Who’s who: Lockhart, working together with Director Tom Keatinge, set up a taskforce in RUSI’s Center for Finance and Security made up of national EU civil servants, Commission experts, NATO reps and diplomats from Australia, Japan and the U.K. Together, these 40-odd participants were invited to simply brainstorm on the international workability of economic security.

Insert tension here: Hoping to avoid that “everything gets securitized” — as it does in the U.S. — some of the experts said they’d prefer a clear boundary between trade and security policy. However, the report says, “there was pushback against this assertion from a security specialist, who remarked that the playing field is already uneven precisely because of deliberate acts by hostile, non-aligned and even allied actors.”

As a guideline, it helps to visualize the landscape into three layers so you don’t lose sight of both the details and the big picture.

Ground floor: The first layer is the current interconnectivity of the global financial sector and how that offers both a broad variety of security risks and opportunities.
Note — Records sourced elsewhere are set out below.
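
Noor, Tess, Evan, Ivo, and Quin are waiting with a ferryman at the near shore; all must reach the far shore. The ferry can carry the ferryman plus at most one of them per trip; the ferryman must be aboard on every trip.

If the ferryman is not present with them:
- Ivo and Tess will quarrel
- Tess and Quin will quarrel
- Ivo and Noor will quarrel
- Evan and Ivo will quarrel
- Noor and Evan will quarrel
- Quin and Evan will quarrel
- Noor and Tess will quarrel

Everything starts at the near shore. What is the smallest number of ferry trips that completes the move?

Whatever the first load, the items left behind include a forbidden pair without the ferryman. No opening move is safe, so no plan exists.

impossible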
Supply chains — we’ll get to them a bit later — are a part of this layer as well.

Second layer: Next up is the set of “tools, systems and capabilities employed to manage the risks and opportunities. “Inherent in this layer is how these levers and structures can be weaponized by hostile and non-aligned actors,” RUSI’s Lockhart writes forebodingly.
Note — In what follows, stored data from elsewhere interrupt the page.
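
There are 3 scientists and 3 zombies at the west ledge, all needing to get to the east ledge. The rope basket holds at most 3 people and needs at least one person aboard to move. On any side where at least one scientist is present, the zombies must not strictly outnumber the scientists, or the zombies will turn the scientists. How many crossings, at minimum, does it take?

Counting alone: each trip to the east ledge takes at most 3 across and each return brings at least 1 back, so after t trips out (and t−1 returns) at most 3t − (t−1) of the 6 are across; that first reaches 6 at t = 3, so at least 5 crossings are needed.
The plan below uses exactly 5 crossings, so it is optimal:
1. 2 zombies → the east ledge.  (the west ledge: 3S 1Z; the east ledge: 0S 2Z)
2. 1 zombie ← the west ledge.  (the west ledge: 3S 2Z; the east ledge: 0S 1Z)
3. 3 scientists → the east ledge.  (the west ledge: 0S 2Z; the east ledge: 3S 1Z)
4. 1 zombie ← the west ledge.  (the west ledge: 0S 3Z; the east ledge: 3S 0Z)
5. 3 zombies → the east ledge.  (the west ledge: 0S 0Z; the east ledge: 3S 3Z)

5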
Maximum zoom: The top layer is a softer target and represents how much weight policy makers designing economic security view and weigh sovereignty, security and prosperity.

Turf war: The EU, both its countries and central institutions, lacks a platform to discuss economic security as it overlaps both centralized and national areas of policy making — and there are 27 perspectives on what security should look like. “While some countries have tried to align their national security strategy with the EU’s, that’s not a common thing,” Lockhart told me. 
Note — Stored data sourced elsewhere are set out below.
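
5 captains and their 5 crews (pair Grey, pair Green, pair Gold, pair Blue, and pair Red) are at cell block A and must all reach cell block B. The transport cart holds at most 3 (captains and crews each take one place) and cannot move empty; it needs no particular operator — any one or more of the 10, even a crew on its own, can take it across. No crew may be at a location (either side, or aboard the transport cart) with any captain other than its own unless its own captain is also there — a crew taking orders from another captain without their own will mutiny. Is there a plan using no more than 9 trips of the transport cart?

No

Counting alone: each trip to cell block B takes at most 3 across and each return brings at least 1 back, so after t trips out (and t−1 returns) at most 3t − (t−1) of the 10 are across; that first reaches 10 at t = 5, so at least 9 crossings are needed.
The safety rule pushes this higher. Following every safe sequence of crossings, the most of the 10 that can be at cell block B as the transport cart arrives there on crossing 9 is 9 — never all 10.
So the move cannot be finished within 9 crossings. (The shortest complete plan takes 11:)
1. captain Grey and crew Grey cross → cell block B.
2. captain Grey crosses ← cell block A.
3. crew Blue, crew Gold, and crew Green cross → cell block B.
4. crew Grey crosses ← cell block A.
5. captain Blue, captain Gold, and captain Green cross → cell block B.
6. captain Green and crew Green cross ← cell block A.
7. captain Green, captain Grey, and captain Red cross → cell block B.
8. crew Gold crosses ← cell block A.
9. crew Green and crew Grey cross → cell block B.
10. crew Grey crosses ← cell block A.
11. crew Gold, crew Grey, and crew Red cross → cell block B.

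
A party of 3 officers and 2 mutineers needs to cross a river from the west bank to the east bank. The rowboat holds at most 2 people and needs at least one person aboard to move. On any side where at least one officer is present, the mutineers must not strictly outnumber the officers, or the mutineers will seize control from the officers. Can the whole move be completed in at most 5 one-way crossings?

No

Counting alone: each trip to the east bank takes at most 2 across and each return brings at least 1 back, so after t trips out (and t−1 returns) at most 2t − (t−1) of the 5 are across; that first reaches 5 at t = 4, so at least 7 crossings are needed.
Since 5 < 7, 5 crossings cannot be enough. (The shortest complete plan in fact takes 7:)
1. 2 mutineers → the east bank.  (the west bank: 3O 0M; the east bank: 0O 2M)
2. 1 mutineer ← the west bank.  (the west bank: 3O 1M; the east bank: 0O 1M)
3. 2 officers → the east bank.  (the west bank: 1O 1M; the east bank: 2O 1M)
4. 1 officer ← the west bank.  (the west bank: 2O 1M; the east bank: 1O 1M)
5. 1 officer and 1 mutineer → the east bank.  (the west bank: 1O 0M; the east bank: 2O 2M)
6. 1 mutineer ← the west bank.  (the west bank: 1O 1M; the east bank: 2O 1M)
7. 1 officer and 1 mutineer → the east bank.  (the west bank: 0O 0M; the east bank: 3O 2M)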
No choice? When the Commission revealed five parts of the economic security strategy in January, analysts commented it had to be careful to keep the divergent national governments on board in the long run. Lockhart acknowledged this. “The result is you have no framework for a discussion and no options for member states to coalesce around.”

VDL’s recipe: Ursula von der Leyen’s second team will feature a Commissioner who will have to unify both the trade and security styles of thinking: Maroš Šefčovič. He’ll have to work on the ‘protect’ pillar. Other Commissioners will be working on promoting and partnering, as is evident in their mission letters.

“With all the overlap it’s less siloed for sure,” Lockhart said. “But it could well lead to extra confusion.”

We’ll be hearing from this informal task force again quite soon as RUSI hopes to convene it again before the year’s end.